Once the time had arrived for final table action to commence, quite a few notable names could be seen to have made their way into the running for the big money. Notable hangers-on included David Larson, Andrew Rogers, Sara Stohler, and Byung Shin. This was after many more big names had already been made to exit the scene – names such as Nick Pupillo, Jason Seitz, Frank Funaro, and even 2019 MSPT Player of the Year Mike Shin.

Onwards to the final table, and it would be Andrew Rodgers seen bumming out as the first casualty, followed shortly after by David Larson – whose king-ten stood not much of a chance against Byung Shin’s pocket queens.

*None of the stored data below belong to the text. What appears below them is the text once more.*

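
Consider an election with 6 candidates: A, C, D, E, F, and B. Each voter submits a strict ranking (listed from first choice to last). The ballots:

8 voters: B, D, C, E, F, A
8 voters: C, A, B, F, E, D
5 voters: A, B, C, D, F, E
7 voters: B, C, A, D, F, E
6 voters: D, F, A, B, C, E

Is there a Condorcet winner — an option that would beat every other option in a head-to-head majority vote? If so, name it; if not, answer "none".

none

Checking pairwise contests:
C beats A 23–11.
B beats C 26–8.
A beats D 20–14.
A beats E 26–8.
A beats F 20–14.
A beats B 19–15.
Every option loses at least one head-to-head, so there is no Condorcet winner.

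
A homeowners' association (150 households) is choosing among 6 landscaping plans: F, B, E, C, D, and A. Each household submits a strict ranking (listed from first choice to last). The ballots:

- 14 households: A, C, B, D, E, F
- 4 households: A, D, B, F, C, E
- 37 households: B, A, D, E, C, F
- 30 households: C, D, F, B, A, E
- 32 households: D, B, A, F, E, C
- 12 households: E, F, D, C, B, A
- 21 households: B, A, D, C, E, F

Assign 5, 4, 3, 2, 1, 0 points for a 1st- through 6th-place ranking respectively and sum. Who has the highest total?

B

F: 14·0 + 4·2 + 37·0 + 30·3 + 32·2 + 12·4 + 21·0 = 210
B: 14·3 + 4·3 + 37·5 + 30·2 + 32·4 + 12·1 + 21·5 = 544
E: 14·1 + 4·0 + 37·2 + 30·0 + 32·1 + 12·5 + 21·1 = 201
C: 14·4 + 4·1 + 37·1 + 30·5 + 32·0 + 12·2 + 21·2 = 313
D: 14·2 + 4·4 + 37·3 + 30·4 + 32·5 + 12·3 + 21·3 = 534
A: 14·5 + 4·5 + 37·4 + 30·1 + 32·3 + 12·0 + 21·4 = 448
B has the highest Borda score (544).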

Next out would be Abraham Hichman (5th - $40,304), Sarah Stohler (4th - $62,091), and Jesse Vilchez (3rd - $91,502) – all made to fall one after the other by none other than Landon Tice himself – leaving only Brandon Lombardo standing between Tice and his first major win on the felt.

Turning Tables

Lombardo would prove no easy opponent – while managing to stay in the chips and trading it up on the pots for nearly a full level of play before drawing a double worthy of sticking it to Tice’s pair of eights.

All of this would eventually lead to talk of chopping and settling on a split, but since neither party seemed willing to settle on a division, play would eventually resume. But only for Tice to a few minutes later kick Lombardo to the final curb with his own double to show an entire day’s worth of efforts.